A new dawn, and a new era.
Retirement starts today, a day earlier than planned, but my manager who has to collect all my tech kit, laptop, ID card and electronic card key plus works mobile phone has to be elsewhere today, so they offered to let me go a day early and pay me to stop home and enjoy my new found freedom.
It was an emotional goodbye, and the past week, after 23 years, a lot of people who I'd long forgotten, came over to wish me well.
If I'd have gone during my accident recovery, things would have been very difficult, but my self esteem was re-established and it enabled me to put a proper closure to work and the good people I've worked alongside and with rather than just walking away.
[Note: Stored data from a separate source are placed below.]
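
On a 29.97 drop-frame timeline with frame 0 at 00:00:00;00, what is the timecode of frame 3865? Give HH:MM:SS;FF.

00:02:08;29

Each 10-minute DF block holds 10 × 60 × 30 − 9 × 2 = 17982 frames. 3865 ÷ 17982 → 0 full blocks, remainder 3865.
Within the partial block the first minute is 1800 frames and each further minute 1798, so 2 further minute boundaries passed. Total skipped labels = 18 × 0 + 2 × 2 = 4.
Non-drop label index = 3865 + 4 = 3869; at 30 labels/s that is 00:02:08:29, i.e. DF 00:02:08;29.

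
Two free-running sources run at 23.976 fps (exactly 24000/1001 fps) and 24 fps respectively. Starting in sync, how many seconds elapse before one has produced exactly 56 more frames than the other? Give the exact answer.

7007/3 seconds

The gap grows by |24 − 24000/1001| = 24/1001 frames per second.
Time for a 56-frame gap: 56 ÷ (24/1001) = 7007/3 s.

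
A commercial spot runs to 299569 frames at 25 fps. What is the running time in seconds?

Running time = 299569 / (25) = 11982.76 s.

11982.76 seconds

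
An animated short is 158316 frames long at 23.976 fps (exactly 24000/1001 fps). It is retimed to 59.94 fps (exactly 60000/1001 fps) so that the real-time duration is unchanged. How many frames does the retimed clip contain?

395790 frames

Target frames = source frames × (target rate / source rate) = 158316 × (60000/1001)/(24000/1001) = 158316 × 5/2 = 395790.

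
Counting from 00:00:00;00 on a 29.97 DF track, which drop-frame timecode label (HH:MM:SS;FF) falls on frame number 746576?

Each 10-minute DF block holds 10 × 60 × 30 − 9 × 2 = 17982 frames. 746576 ÷ 17982 → 41 full blocks, remainder 9314.
Within the partial block the first minute is 1800 frames and each further minute 1798, so 5 further minute boundaries passed. Total skipped labels = 18 × 41 + 2 × 5 = 748.
Non-drop label index = 746576 + 748 = 747324; at 30 labels/s that is 06:55:10:24, i.e. DF 06:55:10;24.

06:55:10;24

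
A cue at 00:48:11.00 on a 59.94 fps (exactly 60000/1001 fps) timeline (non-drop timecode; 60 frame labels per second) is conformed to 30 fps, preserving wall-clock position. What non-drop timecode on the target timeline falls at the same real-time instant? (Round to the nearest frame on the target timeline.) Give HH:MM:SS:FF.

00:48:13:27

Source frame index: (0×3600 + 48×60 + 11) × 60 + 0 = 173460.
Real time: 173460 / (60000/1001) = 2893891/1000 s.
Target frame: (2893891/1000) × (30) = 8681673/100 ≈ 86816.730 → 86817.
At 30 labels/s: frame 86817 → 00:48:13:27.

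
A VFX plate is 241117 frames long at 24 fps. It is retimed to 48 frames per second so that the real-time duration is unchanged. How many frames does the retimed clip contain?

482234 frames

Target frames = source frames × (target rate / source rate) = 241117 × (48)/(24) = 241117 × 2 = 482234.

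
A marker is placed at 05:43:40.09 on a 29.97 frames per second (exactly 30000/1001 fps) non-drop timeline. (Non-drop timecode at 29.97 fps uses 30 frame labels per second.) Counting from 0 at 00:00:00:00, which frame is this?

frame 618609

Total seconds to the label: (5 × 3600 + 43 × 60 + 40) = 20620.
Frame index = 20620 × 30 + 9 = 618609.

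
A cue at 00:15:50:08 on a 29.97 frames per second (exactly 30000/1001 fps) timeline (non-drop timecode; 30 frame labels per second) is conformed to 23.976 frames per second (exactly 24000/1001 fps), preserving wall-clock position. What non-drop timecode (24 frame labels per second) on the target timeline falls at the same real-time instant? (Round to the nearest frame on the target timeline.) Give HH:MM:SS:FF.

Source frame index: (0×3600 + 15×60 + 50) × 30 + 8 = 28508.
Real time: 28508 / (30000/1001) = 7134127/7500 s.
Target frame: (7134127/7500) × (24000/1001) = 114032/5 ≈ 22806.400 → 22806.
At 24 labels/s: frame 22806 → 00:15:50:06.

00:15:50:06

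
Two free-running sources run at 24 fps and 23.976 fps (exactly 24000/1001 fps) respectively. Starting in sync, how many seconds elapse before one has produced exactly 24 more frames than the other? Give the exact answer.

The gap grows by |24000/1001 − 24| = 24/1001 frames per second.
Time for a 24-frame gap: 24 ÷ (24/1001) = 1001 s.

1001 seconds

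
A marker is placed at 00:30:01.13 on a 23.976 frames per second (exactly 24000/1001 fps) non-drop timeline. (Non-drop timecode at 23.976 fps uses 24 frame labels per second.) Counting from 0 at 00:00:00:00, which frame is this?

Total seconds to the label: (0 × 3600 + 30 × 60 + 1) = 1801.
Frame index = 1801 × 24 + 13 = 43237.

43237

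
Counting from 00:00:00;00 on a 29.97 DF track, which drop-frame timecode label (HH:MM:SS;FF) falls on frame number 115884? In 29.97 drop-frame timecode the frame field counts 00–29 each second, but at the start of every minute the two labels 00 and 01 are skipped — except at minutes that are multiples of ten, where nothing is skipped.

Each 10-minute DF block holds 10 × 60 × 30 − 9 × 2 = 17982 frames. 115884 ÷ 17982 → 6 full blocks, remainder 7992.
Within the partial block the first minute is 1800 frames and each further minute 1798, so 4 further minute boundaries passed. Total skipped labels = 18 × 6 + 2 × 4 = 116.
Non-drop label index = 115884 + 116 = 116000; at 30 labels/s that is 01:04:26:20, i.e. DF 01:04:26;20.

01:04:26;20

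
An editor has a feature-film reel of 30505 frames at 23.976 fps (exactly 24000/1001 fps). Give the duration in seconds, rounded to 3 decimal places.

Running time = 30505 × 1001/24000 = 6107101/4800 s ≈ 1272.313 s.

1272.313 seconds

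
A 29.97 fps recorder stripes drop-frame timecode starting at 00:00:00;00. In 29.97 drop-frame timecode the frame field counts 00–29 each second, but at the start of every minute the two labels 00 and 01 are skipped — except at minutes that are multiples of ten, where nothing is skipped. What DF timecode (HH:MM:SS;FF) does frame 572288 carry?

05:18:15;12

Ten DF minutes hold 17982 frames, so frame 572288 lies in block 31 (frames 557442–575423) with 14846 frames into that block.
The block's first minute is 1800 frames and the rest 1798 each; 14846 frames reaches minute 8, so 31 × 18 + 8 × 2 = 574 labels have been skipped so far.
Adding those back, label number 572288 + 574 = 572862 at 30 labels/s is 19095 s + 12 f = 5 h 18 min 15 s frame 12, i.e. 05:18:15;12.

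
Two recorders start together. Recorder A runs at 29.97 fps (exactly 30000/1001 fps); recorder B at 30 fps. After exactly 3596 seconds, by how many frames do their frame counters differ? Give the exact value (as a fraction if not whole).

107880/1001 frames

A emits 30000/1001 × 3596 = 107880000/1001 frames; B emits 30 × 3596 = 107880.
Difference = 107880/1001 frames (≈ 107.7722); B is ahead of A.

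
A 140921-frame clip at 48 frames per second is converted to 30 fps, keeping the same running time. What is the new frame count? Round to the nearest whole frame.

Frames at target rate = 140921 × (30) / (48) = 704605/8 ≈ 88075.625.
Nearest whole frame: 88076.

88076 frames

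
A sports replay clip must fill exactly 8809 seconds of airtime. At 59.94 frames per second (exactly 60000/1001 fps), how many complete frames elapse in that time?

528011 frames

Frames = 8809 × 60000/1001 = 528540000/1001 ≈ 528011.9880.
Complete frames: 528011.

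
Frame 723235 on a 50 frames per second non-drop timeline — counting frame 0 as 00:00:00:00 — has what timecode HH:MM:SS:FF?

04:01:04:35

723235 ÷ 50 = 14464 full seconds, remainder 35 frames.
14464 s = 4 h 1 min 4 s.
Timecode: 04:01:04:35.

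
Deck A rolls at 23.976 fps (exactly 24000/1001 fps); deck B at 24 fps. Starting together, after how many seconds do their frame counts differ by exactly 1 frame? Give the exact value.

The gap grows by |24 − 24000/1001| = 24/1001 frames per second.
Time for a 1-frame gap: 1 ÷ (24/1001) = 1001/24 s.

1001/24 seconds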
Right, now to chat to Mr Advisor #1, so I'll catch you good people later on.
Flickr Peak Rambler
Birding is for everyone no matter how good or bad we are at it,enjoy it while you can
(Pardon the Scottish Accent)
My Flickr Photostream
Many congratulations on your new found retirement Mike and can imagine it was an emotional day to bid farewell to your colleagues and turn over a new page in your book with more freedom to choose your daily plans. I'm sure you'll still catch up with old colleagues now and again but meantime hope you have a long and very happy retirement with new adventures, especially once we get a bit more of these restrictions lifted. Will raise a glass of red tonight in celebration for you !! any excuse LOL
"Each kindness shown to birds or men is sure to flutter back again"
Thank you all for the good wishes, I'm happily settling into the new regime, once all the pension admin is sorted... LOL
In reply to TJS:
TJS said:Hi Mike,
TJS, to bring you nicely up to speed, I used to be a mountaineer (including winter mountaineering with ice axe and crampons), hill and moorland walker, until a little over six years ago, one dark February morning 2015, an IQ-ZERO motorist ran a red light while I was legitimately on a pelican crossing of a very buy major trunk road through Birmingham, which has heavy goods lorries running its length 24/7. That resulted in substantial damage to both the tibia and fibula of my right leg which required major reconstruction surgery. When I say major, the surgeon for the QE B'ham, a military and civilian hospital, said she's seen cleaner jobs from bomb blast victims!
I could so easily have been a body bag job that day.
Three months in hospital and two years with a steel frame around my leg while the bones healed and joined, plus extensive skin grafts, when I say extensive, 50% of my lower right leg is grafted skin from three micro-thin slithers of skin from my left leg.
It wasn't expected I'd not need a wheelchair, but a little over four years since I last used the wheelchair, a further two trying to ditch a pair of crutches and I'm now down to a single walking stick. I don't expect to relinquish that, but I'm ever hopeful.
My employer has been more than supportive right from day one through to the my retirement, going over and above with support.
I've always enjoyed landscape and wildlife photography, so it was an easy sideways move, which enables me to stay connected with nature and the outdoors and maintain my sanity. And coming here has been a brilliant move, enabling me to learn more and share with like minded people.
The mountains, hills and moors are now happy memories, though a couple of small easy walking moors will be revisited, along with bird reserves.
I'll happily share my experiences and answer any questions, for it helps people understand, what has happened. Its no secret, and I'm eternally grateful for the support of work, my colleagues, the hospital, family and friends all the way through.
In reply to TeeJay:
TeeJay said:Congratulations, Mike. I'm sure when this pandemic is over you'll be able to put your free time to get out and about and enjoy your passions. I remember when I retired more years ago than I care to mention, the great feeling of liberation.